The more outrageous you can make an interrupt, the more profoundly the pattern will be broken.
In the gym example, suppose you set every alarm in your home at the same time and have a friend call you to make sure you’re awake and getting to the gym. You would be running around the house turning off the alarms and answering your phone. Because you’re already out of bed, you have a better chance of just going to the gym.
In the example with you and your significant other, what if you simply began to undress until you were naked when the conversation began to get a bit heated? You and your significant other simply have to make the agreement to do this if the conversation begins to go south.
I ran across an amazing example of a pattern interrupt while scrolling through Twitter.
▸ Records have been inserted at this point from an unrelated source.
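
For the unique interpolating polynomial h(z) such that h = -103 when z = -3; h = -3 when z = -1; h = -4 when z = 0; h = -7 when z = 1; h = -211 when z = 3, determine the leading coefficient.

-2

L_0(z) = (z + 1)z(z - 1)(z - 3) / [144] = (1/144)z^4 - (1/48)z^3 - (1/144)z^2 + (1/48)z
L_1(z) = (z + 3)z(z - 1)(z - 3) / [-16] = -(1/16)z^4 + (1/16)z^3 + (9/16)z^2 - (9/16)z
L_2(z) = (z + 3)(z + 1)(z - 1)(z - 3) / [9] = (1/9)z^4 - (10/9)z^2 + 1
L_3(z) = (z + 3)(z + 1)z(z - 3) / [-16] = -(1/16)z^4 - (1/16)z^3 + (9/16)z^2 + (9/16)z
L_4(z) = (z + 3)(z + 1)z(z - 1) / [144] = (1/144)z^4 + (1/48)z^3 - (1/144)z^2 - (1/48)z
h(z) = (-103)·L_0 + (-3)·L_1 + (-4)·L_2 + (-7)·L_3 + (-211)·L_4
Only the coefficient of z^4 is needed; take it from each L_i and combine:
(-103)·(1/144) + (-3)·(-1/16) + (-4)·(1/9) + (-7)·(-1/16) + (-211)·(1/144) = -2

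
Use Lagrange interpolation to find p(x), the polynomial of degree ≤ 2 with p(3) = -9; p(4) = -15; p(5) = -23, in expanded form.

Build the Lagrange basis polynomials:
L_0(x) = (x - 4)(x - 5) / [2] = (1/2)x^2 - (9/2)x + 10
L_1(x) = (x - 3)(x - 5) / [-1] = -x^2 + 8x - 15
L_2(x) = (x - 3)(x - 4) / [2] = (1/2)x^2 - (7/2)x + 6
p(x) = (-9)·L_0 + (-15)·L_1 + (-23)·L_2
  (-9)·L_0(x) = -(9/2)x^2 + (81/2)x - 90
  (-15)·L_1(x) = 15x^2 - 120x + 225
  (-23)·L_2(x) = -(23/2)x^2 + (161/2)x - 138
Adding term by term: -x^2 + x - 3

p(x) = -x^2 + x - 3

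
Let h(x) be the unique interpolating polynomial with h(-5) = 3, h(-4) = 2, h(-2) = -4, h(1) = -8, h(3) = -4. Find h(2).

-13/2

Using Newton's divided-difference form:
h[-5,-4] = (2 - 3) / (-4 - (-5)) = -1
h[-4,-2] = (-4 - 2) / (-2 - (-4)) = -3
h[-2,1] = (-8 - (-4)) / (1 - (-2)) = -4/3
h[1,3] = (-4 - (-8)) / (3 - 1) = 2
h[-5,-4,-2] = (-3 - (-1)) / (-2 - (-5)) = -2/3
h[-4,-2,1] = (-4/3 - (-3)) / (1 - (-4)) = 1/3
h[-2,1,3] = (2 - (-4/3)) / (3 - (-2)) = 2/3
h[-5,-4,-2,1] = (1/3 - (-2/3)) / (1 - (-5)) = 1/6
h[-4,-2,1,3] = (2/3 - 1/3) / (3 - (-4)) = 1/21
h[-5,-4,-2,1,3] = (1/21 - 1/6) / (3 - (-5)) = -5/336
h(2) = 3 + (-1)·(7) + (-2/3)·(7)·(6) + (1/6)·(7)·(6)·(4) + (-5/336)·(7)·(6)·(4)·(1) = -13/2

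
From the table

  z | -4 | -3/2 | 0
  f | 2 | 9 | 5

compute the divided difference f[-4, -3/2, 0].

f[-4,-3/2] = (9 - 2) / (-3/2 - (-4)) = 14/5
f[-3/2,0] = (5 - 9) / (0 - (-3/2)) = -8/3
f[-4,-3/2,0] = (-8/3 - 14/5) / (0 - (-4)) = -41/30

-41/30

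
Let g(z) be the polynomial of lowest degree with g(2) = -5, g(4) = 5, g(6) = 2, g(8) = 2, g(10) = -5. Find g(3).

233/64

L_0(3) = (-1)·(-3)·(-5)·(-7)/[(-2)·(-4)·(-6)·(-8)] = 35/128
L_1(3) = (1)·(-3)·(-5)·(-7)/[(2)·(-2)·(-4)·(-6)] = 35/32
L_2(3) = (1)·(-1)·(-5)·(-7)/[(4)·(2)·(-2)·(-4)] = -35/64
L_3(3) = (1)·(-1)·(-3)·(-7)/[(6)·(4)·(2)·(-2)] = 7/32
L_4(3) = (1)·(-1)·(-3)·(-5)/[(8)·(6)·(4)·(2)] = -5/128
Sum: (-5)·(35/128) + 5·(35/32) + 2·(-35/64) + 2·(7/32) + (-5)·(-5/128) = 233/64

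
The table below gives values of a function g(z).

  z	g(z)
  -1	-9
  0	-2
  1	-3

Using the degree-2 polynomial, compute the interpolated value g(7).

Using Newton's divided-difference form:
g[-1,0] = (-2 - (-9)) / (0 - (-1)) = 7
g[0,1] = (-3 - (-2)) / (1 - 0) = -1
g[-1,0,1] = (-1 - 7) / (1 - (-1)) = -4
g(7) = -9 + 7·(8) + (-4)·(8)·(7) = -177

-177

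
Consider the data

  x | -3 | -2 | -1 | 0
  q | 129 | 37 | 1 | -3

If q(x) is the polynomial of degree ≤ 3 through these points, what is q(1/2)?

Using Newton's divided-difference form:
q[-3,-2] = (37 - 129) / (-2 - (-3)) = -92
q[-2,-1] = (1 - 37) / (-1 - (-2)) = -36
q[-1,0] = (-3 - 1) / (0 - (-1)) = -4
q[-3,-2,-1] = (-36 - (-92)) / (-1 - (-3)) = 28
q[-2,-1,0] = (-4 - (-36)) / (0 - (-2)) = 16
q[-3,-2,-1,0] = (16 - 28) / (0 - (-3)) = -4
q(1/2) = 129 + (-92)·(7/2) + 28·(7/2)·(5/2) + (-4)·(7/2)·(5/2)·(3/2) = -1/2

-1/2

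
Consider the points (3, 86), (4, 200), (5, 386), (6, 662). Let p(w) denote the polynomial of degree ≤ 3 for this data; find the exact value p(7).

L_0(7) = (3)·(2)·(1)/[(-1)·(-2)·(-3)] = -1
L_1(7) = (4)·(2)·(1)/[(1)·(-1)·(-2)] = 4
L_2(7) = (4)·(3)·(1)/[(2)·(1)·(-1)] = -6
L_3(7) = (4)·(3)·(2)/[(3)·(2)·(1)] = 4
Sum: 86·(-1) + 200·(4) + 386·(-6) + 662·(4) = 1046

1046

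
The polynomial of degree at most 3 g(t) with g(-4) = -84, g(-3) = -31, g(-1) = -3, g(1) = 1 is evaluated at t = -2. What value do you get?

Evaluate each Lagrange basis at t = -2:
L_0(-2) = (1)·(-1)·(-3)/[(-1)·(-3)·(-5)] = -1/5
L_1(-2) = (2)·(-1)·(-3)/[(1)·(-2)·(-4)] = 3/4
L_2(-2) = (2)·(1)·(-3)/[(3)·(2)·(-2)] = 1/2
L_3(-2) = (2)·(1)·(-1)/[(5)·(4)·(2)] = -1/20
Sum: (-84)·(-1/5) + (-31)·(3/4) + (-3)·(1/2) + 1·(-1/20) = -8

-8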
It read, “You can de-escalate any situation by simply asking, ‘Are we about to kiss?’” This is brilliant, and I want to give it a try soon.
A pattern interrupt can be as simple as putting on your favorite music and singing your heart out when you feel depressed.
I use pattern interrupts on myself and others. When I’m communicating with a human either in a casual interaction or in the therapy room, I initiate a pattern interrupt to jolt them out of negative patterns. For example, when someone begins crying uncontrollably in the therapy room, I often say, “We can talk about that as soon as you stop urinating from your eyes.”
A while back, I was in a bookstore. I often stop in just to see what new books are on the shelf on the subject of influence, sales, speaking, et cetera.
The section where these books are located just happens to be near the self-help, put-your-marriage-back-together section; and it never fails… there’s always a couple standing in the aisle trying to agree on which book is best.
The inability to agree and compromise is what brings humans to this section in the first place thinking that they can agree and compromise on the best book to buy to fix their problems. Instead, they find themselves acting out in a public place.
On this day, there was a particularly annoying couple who needed a lot more than a book to help their marriage. The bookstore was fairly large, yet humans from the other end of the store were watching how the situation was unfolding. The conversation quickly went from, “You never respect my input,” to “I bet you have the time to listen to your girlfriend when she says something!”
I had nowhere to go, however, because these two numbskulls were arguing in my aisle. I intervened.
I took two business cards out of my pocket, I walked up to the couple, and I said, “You can stand here and argue about what book will fix your problems or about who left the toilet seat up or who left the clothes on the bedroom floor or who slept with who, or you can begin to think about how good it feels to be naked with each other... now.”
An instant trance was developed in both of them as they stood there and just stared at me for at least ten seconds.
Start interrupting some patterns and make your life and the lives of your clients, friends, and family better.